How existing phishing defenses are being exploited
Every business has some form of email filtering or email gateway in place, either as a dedicated service from an email security company or as an additional service dedicated to Office 365 or Google. These products are generally pretty good at blocking spam, phishing, and malicious emails, but are far from perfect, as the below example shows.
This is a pretty obvious phishing email, so why wasn't it identified and blocked? The main reason is that email filters are good at blocking emails that exactly match the signature of emails the system has seen before. This is irrespective of the types of techniques that are used to identify and block emails—all enterprise email filters use numerous techniques and layers of protections.
Timing is critical
My threat research team recently undertook a project to better understand how attackers exploit existing defenses. One of our most significant findings: There is a gap between the time a new phishing website is launched and when the offending URL is identified by security companies and added to a blacklist. The result: Although the phishing domain may have been created for some time, the domain won't be added to a block list until the system observes traffic being directed toward the domain. So by the time the domain has been added to the blacklist, attackers are already using new domains. Attackers exploit this time-to-identify technique by registering and creating hundreds, or thousands, of domains, each for a short period of time. That's why timing is critical to stop these kinds of attacks.

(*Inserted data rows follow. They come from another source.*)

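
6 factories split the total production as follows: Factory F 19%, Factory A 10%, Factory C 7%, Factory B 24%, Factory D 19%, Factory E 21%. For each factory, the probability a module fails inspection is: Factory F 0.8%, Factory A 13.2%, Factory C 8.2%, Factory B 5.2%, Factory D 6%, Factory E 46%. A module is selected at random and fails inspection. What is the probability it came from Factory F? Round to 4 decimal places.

Compute prior × likelihood for every hypothesis:
  Factory F: 0.19 × 0.008 = 0.00152
  Factory A: 0.1 × 0.132 = 0.0132
  Factory C: 0.07 × 0.082 = 0.00574
  Factory B: 0.24 × 0.052 = 0.01248
  Factory D: 0.19 × 0.06 = 0.0114
  Factory E: 0.21 × 0.46 = 0.0966
Total = 0.14094.
P(Factory F | evidence) = 0.00152 / 0.14094 ≈ 0.0108.

0.0108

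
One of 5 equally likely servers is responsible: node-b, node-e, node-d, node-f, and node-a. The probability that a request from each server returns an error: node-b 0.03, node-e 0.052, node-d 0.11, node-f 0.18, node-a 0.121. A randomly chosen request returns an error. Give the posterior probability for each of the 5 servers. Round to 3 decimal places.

node-b 0.061, node-e 0.105, node-d 0.223, node-f 0.365, node-a 0.245

Since the prior is uniform, the posterior is proportional to the likelihood:
  node-b: 0.03
  node-e: 0.052
  node-d: 0.11
  node-f: 0.18
  node-a: 0.121
Normalizing constant = 0.493.
P(node-b | error) = 0.03/0.493 ≈ 0.061
P(node-e | error) = 0.052/0.493 ≈ 0.105
P(node-d | error) = 0.11/0.493 ≈ 0.223
P(node-f | error) = 0.18/0.493 ≈ 0.365
P(node-a | error) = 0.121/0.493 ≈ 0.245
(Check: 0.061+0.105+0.223+0.365+0.245 = 0.999.)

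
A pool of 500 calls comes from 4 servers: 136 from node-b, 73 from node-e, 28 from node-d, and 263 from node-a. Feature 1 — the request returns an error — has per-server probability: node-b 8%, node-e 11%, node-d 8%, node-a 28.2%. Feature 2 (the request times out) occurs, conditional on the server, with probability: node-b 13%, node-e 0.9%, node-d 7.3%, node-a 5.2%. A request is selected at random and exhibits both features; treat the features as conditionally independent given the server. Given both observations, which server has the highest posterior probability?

By Bayes' rule, posterior ∝ prior × likelihood:
  node-b: 0.272 × 0.08 × 0.13 = 0.0028288
  node-e: 0.146 × 0.11 × 0.009 = 0.00014454
  node-d: 0.056 × 0.08 × 0.073 = 0.00032704
  node-a: 0.526 × 0.282 × 0.052 = 0.007713264
Total = 0.011013644.
Largest term belongs to node-a, so node-a is most probable.

node-a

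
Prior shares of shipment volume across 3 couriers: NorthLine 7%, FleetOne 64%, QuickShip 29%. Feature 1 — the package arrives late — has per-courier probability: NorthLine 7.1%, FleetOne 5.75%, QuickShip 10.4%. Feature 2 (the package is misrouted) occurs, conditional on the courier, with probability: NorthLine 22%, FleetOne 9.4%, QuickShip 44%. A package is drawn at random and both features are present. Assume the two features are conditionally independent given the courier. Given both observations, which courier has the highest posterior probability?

Prior × likelihood for each hypothesis:
  NorthLine: 0.07 × 0.071 × 0.22 = 0.0010934
  FleetOne: 0.64 × 0.0575 × 0.094 = 0.0034592
  QuickShip: 0.29 × 0.104 × 0.44 = 0.0132704
Sum = 0.017823.
Largest term belongs to QuickShip, so QuickShip is most probable.

QuickShip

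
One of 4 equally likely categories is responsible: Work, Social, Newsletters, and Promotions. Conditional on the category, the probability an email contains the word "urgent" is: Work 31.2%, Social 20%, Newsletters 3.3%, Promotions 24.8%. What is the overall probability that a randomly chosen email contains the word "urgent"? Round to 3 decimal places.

With a uniform prior (1/4 each), posterior ∝ likelihood:
  Work: 0.312
  Social: 0.2
  Newsletters: 0.033
  Promotions: 0.248
P(urgent-flag) = (1/4) × (0.312 + 0.2 + 0.033 + 0.248) = 0.793/4 ≈ 0.198.

0.198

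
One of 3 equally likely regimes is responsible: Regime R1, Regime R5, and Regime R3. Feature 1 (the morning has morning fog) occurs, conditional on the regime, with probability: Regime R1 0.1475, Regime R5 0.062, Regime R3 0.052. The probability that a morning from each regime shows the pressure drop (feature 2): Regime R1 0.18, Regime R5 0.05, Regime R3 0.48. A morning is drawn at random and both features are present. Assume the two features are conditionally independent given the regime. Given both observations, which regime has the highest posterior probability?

Regime R1

Since the prior is uniform, the posterior is proportional to the likelihood:
  Regime R1: 0.1475 × 0.18 = 0.02655
  Regime R5: 0.062 × 0.05 = 0.0031
  Regime R3: 0.052 × 0.48 = 0.02496
Sum = 0.05461.
Largest term belongs to Regime R1, so Regime R1 is most probable.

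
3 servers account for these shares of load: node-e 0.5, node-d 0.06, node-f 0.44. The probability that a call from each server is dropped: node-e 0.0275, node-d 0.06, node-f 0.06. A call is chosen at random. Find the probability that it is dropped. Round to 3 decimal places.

Unnormalized posteriors (prior × likelihood):
  node-e: 0.5 × 0.0275 = 0.01375
  node-d: 0.06 × 0.06 = 0.0036
  node-f: 0.44 × 0.06 = 0.0264
P(dropped) = 0.01375 + 0.0036 + 0.0264 = 0.04375 → 0.044.

0.044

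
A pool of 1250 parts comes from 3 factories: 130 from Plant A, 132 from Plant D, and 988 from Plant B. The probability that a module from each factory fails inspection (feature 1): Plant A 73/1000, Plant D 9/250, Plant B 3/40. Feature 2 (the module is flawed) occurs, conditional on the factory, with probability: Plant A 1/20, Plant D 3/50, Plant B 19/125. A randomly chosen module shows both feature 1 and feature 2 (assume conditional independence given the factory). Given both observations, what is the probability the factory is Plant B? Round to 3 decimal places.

Unnormalized posteriors (prior × likelihood):
  Plant A: 0.104 × 0.073 × 0.05 = 0.0003796
  Plant D: 0.1056 × 0.036 × 0.06 = 0.000228096
  Plant B: 0.7904 × 0.075 × 0.152 = 0.00901056
Normalizing constant = 0.009618256.
P(Plant B | evidence) = 0.00901056 / 0.009618256 ≈ 0.937.

0.937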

The availability of off-the-shelf phishing kits has allowed attackers to create sophisticated, short-lived campaigns targeted at enterprise users. Current phishing protections are often ineffective, so enterprises need new ways to increase their defenses. Here are two:
- Consider using a service that inspects all of an enterprise's recursive DNS traffic for requests to phishing pages, regardless of how the phishing link was delivered. Deploying that service in addition to an existing email gateway delivers a defense-in-depth approach against phishing.
- Use a service that can examine the requested web page in real time, at the point of request, to identify pages that have been built using a phishing kit.
Such techniques could potentially protect your organization from the increasingly sophisticated, advanced phishing attacks. Phishing is not just about email attacks on consumers anymore, and your organization needs to be prepared for that.